If there were any questions about whether players from the Kansas City-based MOKAN AAU program can make it at basketball’s highest level, the 2021 NBA playoffs appear to have answered them.
This year’s playoffs featured eight former MOKAN standouts, and one of them, Atlanta Hawks guard Trae Young, is still alive and tearing up the league.
After leading the fifth-seeded Hawks to series victories over New York and Philadelphia in Rounds 1 and 2, Young exploded for 48 points, 7 rebounds and 11 assists in Game 1 of the Eastern Conference Finals to lead Atlanta to a win in Milwaukee earlier this week.
Young and Denver’s Michael Porter Jr. are the two best-known MOKAN alums in the NBA today. But the list of MOKAN guys who appeared in this year’s playoffs includes Philadelphia’s Shake Milton, New York’s Alec Burks, Boston’s Semi Ojeleye, Utah’s Juwan Morgan, Memphis’ Jontay Porter and Dallas’ Willie Cauley-Stein.
“Those were guys I watched growing up,” said Kansas junior Christian Braun, one of four current Jayhawks who played for MOKAN before joining the KU program. “They were on our older team my whole time with MOKAN, and with Trae, Mike and Shake, I think we knew this was coming. They were that good when they were 17U players for MOKAN, and they dominated when they were that young. I don’t know if everybody else saw it coming, but I saw it coming. So, it is exciting.”
That was always the goal for MOKAN assistant head coach Dave Milliren, but even he said seeing the MOKAN guys all produce such high-level professional success at the same time was a bit of a surprise.
“If you would’ve asked me 10 years ago (if there would be eight MOKAN guys in the NBA playoffs someday), I would’ve been like, ‘Hell no,'” Milliren told the Journal-World. “We joke when we’re with EYBL teams from New York that they only need about a 3-mile perimeter to go find an NBA player and our perimeter is about 250-300 miles.
“But when we started this and started to zone in on building the right team and finding guys that fit, we really wanted to provide them with the framework for what it takes to get there.”
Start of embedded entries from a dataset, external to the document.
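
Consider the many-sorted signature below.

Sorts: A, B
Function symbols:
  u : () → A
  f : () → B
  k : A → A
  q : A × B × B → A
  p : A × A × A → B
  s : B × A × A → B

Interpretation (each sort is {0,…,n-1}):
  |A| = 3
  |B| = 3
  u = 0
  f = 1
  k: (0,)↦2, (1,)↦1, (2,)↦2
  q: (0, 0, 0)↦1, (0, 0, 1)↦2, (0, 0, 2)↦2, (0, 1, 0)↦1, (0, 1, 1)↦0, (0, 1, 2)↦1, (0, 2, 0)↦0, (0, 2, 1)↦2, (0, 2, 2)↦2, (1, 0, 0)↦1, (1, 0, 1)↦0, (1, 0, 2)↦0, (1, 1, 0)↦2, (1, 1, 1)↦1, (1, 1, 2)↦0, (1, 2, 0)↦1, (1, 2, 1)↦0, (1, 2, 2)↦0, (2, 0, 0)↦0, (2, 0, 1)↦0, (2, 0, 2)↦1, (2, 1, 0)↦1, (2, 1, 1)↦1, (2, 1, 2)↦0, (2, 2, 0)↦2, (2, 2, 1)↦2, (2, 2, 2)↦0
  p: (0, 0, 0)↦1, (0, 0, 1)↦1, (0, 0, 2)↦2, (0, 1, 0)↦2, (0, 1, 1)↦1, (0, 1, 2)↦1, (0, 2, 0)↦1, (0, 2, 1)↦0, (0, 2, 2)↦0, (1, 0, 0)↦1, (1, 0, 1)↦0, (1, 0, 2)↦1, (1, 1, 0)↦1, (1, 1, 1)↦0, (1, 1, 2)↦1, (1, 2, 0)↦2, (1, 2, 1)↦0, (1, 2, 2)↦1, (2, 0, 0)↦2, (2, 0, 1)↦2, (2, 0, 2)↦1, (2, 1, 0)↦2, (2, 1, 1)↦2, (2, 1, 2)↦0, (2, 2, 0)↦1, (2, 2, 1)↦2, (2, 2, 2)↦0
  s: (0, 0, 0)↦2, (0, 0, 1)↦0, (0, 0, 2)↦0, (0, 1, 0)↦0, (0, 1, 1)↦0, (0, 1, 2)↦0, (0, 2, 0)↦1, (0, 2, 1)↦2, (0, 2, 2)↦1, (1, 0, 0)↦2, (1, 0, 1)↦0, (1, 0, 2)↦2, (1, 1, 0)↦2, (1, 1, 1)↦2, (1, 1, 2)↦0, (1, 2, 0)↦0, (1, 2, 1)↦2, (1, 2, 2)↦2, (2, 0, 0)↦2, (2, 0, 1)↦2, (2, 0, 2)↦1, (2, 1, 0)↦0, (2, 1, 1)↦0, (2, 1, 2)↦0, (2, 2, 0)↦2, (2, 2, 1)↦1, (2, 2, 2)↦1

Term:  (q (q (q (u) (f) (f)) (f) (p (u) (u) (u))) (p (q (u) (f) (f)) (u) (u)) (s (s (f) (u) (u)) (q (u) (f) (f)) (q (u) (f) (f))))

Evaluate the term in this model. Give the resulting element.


value = 1

  u = 0
  f = 1
  f = 1
  (q (u) (f) (f)) = q(0, 1, 1) = 0
  f = 1
  u = 0
  u = 0
  u = 0
  (p (u) (u) (u)) = p(0, 0, 0) = 1
  (q (q (u) (f) (f)) (f) (p (u) (u) (u))) = q(0, 1, 1) = 0
  u = 0
  f = 1
  f = 1
  (q (u) (f) (f)) = q(0, 1, 1) = 0
  u = 0
  u = 0
  (p (q (u) (f) (f)) (u) (u)) = p(0, 0, 0) = 1
  f = 1
  u = 0
  u = 0
  (s (f) (u) (u)) = s(1, 0, 0) = 2
  u = 0
  f = 1
  f = 1
  (q (u) (f) (f)) = q(0, 1, 1) = 0
  u = 0
  f = 1
  f = 1
  (q (u) (f) (f)) = q(0, 1, 1) = 0
  (s (s (f) (u) (u)) (q (u) (f) (f)) (q (u) (f) (f))) = s(2, 0, 0) = 2
  (q (q (q (u) (f) (f)) (f) (p (u) (u) (u))) (p (q (u) (f) (f)) (u) (u)) (s (s (f) (u) (u)) (q (u) (f) (f)) (q (u) (f) (f)))) = q(0, 1, 2) = 1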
Millliren said he vividly remembers sitting down with 16-year-old Cauley-Stein to lay out the path to the pros. And his message was simple.
“You have a chance to make millions of dollars, but it’s going to take a lot of work and you to enjoy this process,” he told Cauley-Stein at the time. “You’re going to have to say no to a lot of things, and you’re going to have to turn down a lot of things, you’re going to be lonely sometimes, and you’ve got to be willing to put in the work if this is the lifestyle where you want.”
The rest, Milliren said, is up to the players.
“These guys aren’t in the league overnight,” he added. “It’s a step by step process, and they all put in a lot of hard work to get to where they are today.”
That approach was one thing that appealed to current KU point guard Dajuan Harris about the opportunity to join MOKAN during his prep days.
“Without them, I probably wouldn’t even be here,” said Harris, who joined Braun and fellow Jayhawks Ochai Agbaji and Chris Teahan in playing for MOKAN before college. “They have a great program. They run basically like a college. So we were already prepared to come here. And to see that lead into the NBA, that’s been great.”
Kansas coach Bill Self said Thursday that the rise in Kansas City basketball during his time at Kansas has changed the way the KU program recruits from merely dabbling in the Kansas City area to making it a priority.
And he credited three of the area’s top programs — MOKAN, RUN GMC and Team YOBO — for their ability to consistently produce elite talent.
“I can’t say anything about specific players or programs,” Self said in a Thursday phone interview with the Journal-World. “But we should all be very proud of the success of the players from the many great programs in Kansas City. There are three very prominent programs in Kansas City that are well respected nationally and are very deserving of that. Their kids are always very well coached, very well drilled and all of the programs seem to have the best interest of the youngsters at heart.”
In the case of MOKAN, Milliren credits the players themselves for most of that.
“They all have a mental toughness to them that’s more God-given than anything else,” he said. “We laid out the stuff for them on how to get there and what it’s going to take, but they’re the ones who did what they had to do to make it.”